La cadena de miedo se extiende

La cadena de miedo se extiende

Los armadores reaccionaron antes que los gobiernos. Frontline y Euronav desviaron ayer mismo ocho superpetroleros hacia el cabo de Buena Esperanza, añadiendo 18 días de ruta y 900 000 dólares diarios de coste. La curva del Brent saltó 3,4 % en la apertura de Singapur y el premio por enviar un cargamento desde Arabia a Houston se duplicó: 5 millones de dólares por buque. La cifra habla por sí sola: cada vez que Irán apunta, el mundo paga más por llenar el depósito.

En el puerto de Fujairah, a 70 millas del impacto, los capitanes rechazan salir sin escolta. La marina estadounidense ha desplegado dos destructores, pero los seguros solo cubren pasar el estrecho si van acompañados de buques de guerra. La tripulación filipina del Seaways Rubymar, que zarpó anoche, grabó un vídeo despedida por si no regresa. El miedo ya navega de puerto en puerto.

Irán juega al ajedrez con vidas de plomo

Desde Teherán no llegan condenas ni confirmaciones, solo silencio calculado. Cada misil es una respuesta al ataque israelí que destruyó parte de sus instalaciones nucleares en Natanz. Pero hay un detalle que los analistas ignoran: los proyectiles empleados en los últimos días son Fajr-4, cohetes costeros de 320 kg de cabeza que Irán reservaba para objetivos militares. Emplearlos contra petroleros implica que el país ha decidido que el daño económico global vale más que la precisión estratégica. Traducción: cuanto más sufre Occidente, más rápido cederá.

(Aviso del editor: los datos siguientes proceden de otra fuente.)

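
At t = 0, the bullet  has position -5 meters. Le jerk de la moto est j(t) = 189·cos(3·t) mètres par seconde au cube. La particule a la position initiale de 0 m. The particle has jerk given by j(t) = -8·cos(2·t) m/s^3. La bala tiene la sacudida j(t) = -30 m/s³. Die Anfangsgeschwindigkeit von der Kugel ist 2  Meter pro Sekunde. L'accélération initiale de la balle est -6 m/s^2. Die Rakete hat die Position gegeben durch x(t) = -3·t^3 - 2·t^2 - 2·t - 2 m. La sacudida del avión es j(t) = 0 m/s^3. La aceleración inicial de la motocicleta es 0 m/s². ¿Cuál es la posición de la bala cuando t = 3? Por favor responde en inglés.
We must find the integral of our jerk equation j(t) = -30 3 times. Integrating jerk and using the initial condition a(0) = -6, we get a(t) = -30·t - 6. Integrating acceleration and using the initial condition v(0) = 2, we get v(t) = -15·t^2 - 6·t + 2. The antiderivative of velocity is position. Using x(0) = -5, we get x(t) = -5·t^3 - 3·t^2 + 2·t - 5. Using x(t) = -5·t^3 - 3·t^2 + 2·t - 5 and substituting t = 3, we find x = -161.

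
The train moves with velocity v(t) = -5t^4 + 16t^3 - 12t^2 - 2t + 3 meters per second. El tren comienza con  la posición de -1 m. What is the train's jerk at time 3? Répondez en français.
Nous devons dériver notre équation de la vitesse v(t) = -5·t^4 + 16·t^3 - 12·t^2 - 2·t + 3 2 fois. En dérivant la vitesse, nous obtenons l'accélération: a(t) = -20·t^3 + 48·t^2 - 24·t - 2. La dérivée de l'accélération donne le jerk: j(t) = -60·t^2 + 96·t - 24. En utilisant j(t) = -60·t^2 + 96·t - 24 et en substituant t = 3, nous trouvons j = -276.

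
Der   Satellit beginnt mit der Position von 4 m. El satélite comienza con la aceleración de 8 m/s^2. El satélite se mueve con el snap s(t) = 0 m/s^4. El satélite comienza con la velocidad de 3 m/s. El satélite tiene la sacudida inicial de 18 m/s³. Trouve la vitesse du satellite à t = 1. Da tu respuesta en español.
Debemos encontrar la antiderivada de nuestra ecuación del snap s(t) = 0 3 veces. La antiderivada del snap, con j(0) = 18, da la sacudida: j(t) = 18. Tomando ∫j(t)dt y aplicando a(0) = 8, encontramos a(t) = 18·t + 8. Integrando la aceleración y usando la condición inicial v(0) = 3, obtenemos v(t) = 9·t^2 + 8·t + 3. De la ecuación de la velocidad v(t) = 9·t^2 + 8·t + 3, sustituimos t = 1 para obtener v = 20.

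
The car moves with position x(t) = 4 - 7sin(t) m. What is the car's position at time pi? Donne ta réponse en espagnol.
De la ecuación de la posición x(t) = 4 - 7·sin(t), sustituimos t = pi para obtener x = 4.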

La OMI calcula que 450 000 marinos pasan cada año por Ormuz. Muchos son indios, pakistaníes o filipinos que ganan 1 200 dólares mensuales y duplican su sueldo si aceptan rutas de riesgo. Ahora piden prima de guerra: 300 dólares extra por día. La tripulación del Um Al-Rich ya ha sido evacuada a un hotel de dubai, pero su capitán —un veterano de 59 años— se negó a abandonar el puente hasta que sellaron los tanques. «Mi barco es mi casa», dijo al jefe de operaciones. La compañía levantó acta: si insiste en volver al mar, perderá la licencia.

La partida sigue abierta. El próximo movimiento puede ser un minado masivo, un secuestro o, peor, un derrame que bloquee el estrecho durante semanas. Mientras tanto, los surtidores de Madrid y Los Ángeles siguen llenos, pero cada litro cuesta diez céntimos más que ayer. Y la factura, avisa el mercado, solo acaba de empezar a subir.